Dix ans après le Big Bang numérique qui a mis fin à l’ère Gutenberg, la presse continue à courir désespérément après un nouveau modèle économique et à divaguer en tout sens comme un canard sans tête. Et ce n’est pas la Sainte Tablette d’Apple – dévoilée ce soir à 19h00 heure de Paris par le divin Steve Jobs depuis son Temple de Cuppertino – qui devrait répondre d’un coup de baguette mystique au questionnement existentiel des journaux papier. L’attente des éditeurs pour ce terminal hybride à écran tactile finalement baptisée “Ipad” et ressemblant à un iPhone XXL (l’écran fait 10 pouces, soit moins d’une feuille A4) est pourtant énorme.
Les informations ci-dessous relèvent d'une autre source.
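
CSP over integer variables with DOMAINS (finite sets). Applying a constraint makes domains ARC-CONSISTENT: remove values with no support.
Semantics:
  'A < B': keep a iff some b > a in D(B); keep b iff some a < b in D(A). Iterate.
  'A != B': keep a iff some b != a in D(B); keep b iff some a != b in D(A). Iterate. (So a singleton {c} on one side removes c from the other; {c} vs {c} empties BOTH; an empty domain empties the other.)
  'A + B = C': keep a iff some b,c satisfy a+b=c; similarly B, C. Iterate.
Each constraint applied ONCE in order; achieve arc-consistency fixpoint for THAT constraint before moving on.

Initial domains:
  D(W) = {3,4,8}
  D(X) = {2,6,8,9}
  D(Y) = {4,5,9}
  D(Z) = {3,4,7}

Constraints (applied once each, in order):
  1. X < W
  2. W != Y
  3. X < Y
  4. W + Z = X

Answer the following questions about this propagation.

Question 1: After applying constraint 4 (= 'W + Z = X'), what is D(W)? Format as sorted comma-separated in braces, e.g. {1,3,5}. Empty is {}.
Constraint 1 (X < W) on D(X)={2,6,8,9} D(W)={3,4,8}: X {2,6,8,9}->{2,6}
Constraint 2 (W != Y) on D(W)={3,4,8} D(Y)={4,5,9}: no change
Constraint 3 (X < Y) on D(X)={2,6} D(Y)={4,5,9}: no change
Constraint 4 (W + Z = X) on D(W)={3,4,8} D(Z)={3,4,7} D(X)={2,6}: W {3,4,8}->{3}; Z {3,4,7}->{3}; X {2,6}->{6}
So after constraint 4: D(W) = {3}

Answer: {3}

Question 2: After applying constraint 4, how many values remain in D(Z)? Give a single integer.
Constraint 1 (X < W) on D(X)={2,6,8,9} D(W)={3,4,8}: X {2,6,8,9}->{2,6}
Constraint 2 (W != Y) on D(W)={3,4,8} D(Y)={4,5,9}: no change
Constraint 3 (X < Y) on D(X)={2,6} D(Y)={4,5,9}: no change
Constraint 4 (W + Z = X) on D(W)={3,4,8} D(Z)={3,4,7} D(X)={2,6}: W {3,4,8}->{3}; Z {3,4,7}->{3}; X {2,6}->{6}
So after constraint 4: D(Z)={3}, size = 1

Answer: 1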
Pensez-donc : à mi-chemin entre l’iPhone, les fameux “readers” et le mini-mac, l’ardoise électronique d’Apple qui sera commercialisée dès la fin mars aux Etats-Unis et sans doute en Europe permettra de lire la presse en version numérique avec un confort inégalé : format plus agréable grâce à un écran 10 pouces (trois fois plus grand que celui de l’iPhone), affichage en couleur (quand le Kindle d’Amazon est encore noir et blanc), possibilité de “feuilleter” son journal, de voir des vidéos associées aux articles… le tout “anywhere, anytime” puisque le nouveau joujou de la firme à la pomme pourra se connecter à internet en Wifi (et en “3G”) et qu’il tiendra dans un sac à main.
Le prix est bien inférieur à ce qu’on imaginait : 499 dollars pour le modèle 16Go, 599 dollars pour le 32 Go…on est loin des 800 voire 1000 dollars sur lesquels la blogosphère spéculait. Le forfait données est à l’avenant : 29,99 dollars pour l’internet illimité chez ATT !
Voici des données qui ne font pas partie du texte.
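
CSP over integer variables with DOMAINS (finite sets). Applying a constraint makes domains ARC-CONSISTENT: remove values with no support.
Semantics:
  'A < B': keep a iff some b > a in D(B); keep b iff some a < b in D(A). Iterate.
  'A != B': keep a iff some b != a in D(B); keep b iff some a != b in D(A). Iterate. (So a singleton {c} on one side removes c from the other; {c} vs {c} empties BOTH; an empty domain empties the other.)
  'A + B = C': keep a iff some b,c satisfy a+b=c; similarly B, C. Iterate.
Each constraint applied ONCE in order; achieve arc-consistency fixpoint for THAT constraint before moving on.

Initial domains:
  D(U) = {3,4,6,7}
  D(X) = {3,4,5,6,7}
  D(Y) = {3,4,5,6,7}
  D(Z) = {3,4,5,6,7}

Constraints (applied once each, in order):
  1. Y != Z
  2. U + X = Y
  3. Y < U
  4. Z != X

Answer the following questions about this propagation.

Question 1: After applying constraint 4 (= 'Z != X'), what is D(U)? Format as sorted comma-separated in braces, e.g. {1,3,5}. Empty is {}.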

Devant tant d’atouts et comme hypnotisée par le Buzz qu’a créé Apple autour de sa Tablette, la presse déboussolée pense enfin tenir sa “killer application” : le terminal ultime pour convaincre l’internaute de “payer pour voir”, alors que la culture de la gratuité s’est imposée massivement sur le Web pour les News.
Personne n’a oublié comment la firme à la pomme a littéralement a sauvé des eaux l’industrie de la musique. En 2003, quand Apple a lancé l’iPod et son magasin en ligne iTunes, les majors du disque étaient sur le point de succomber aux assauts des bataillons de pirates ordinaires formés par les internautes convertis au téléchargement en “peer to peer”.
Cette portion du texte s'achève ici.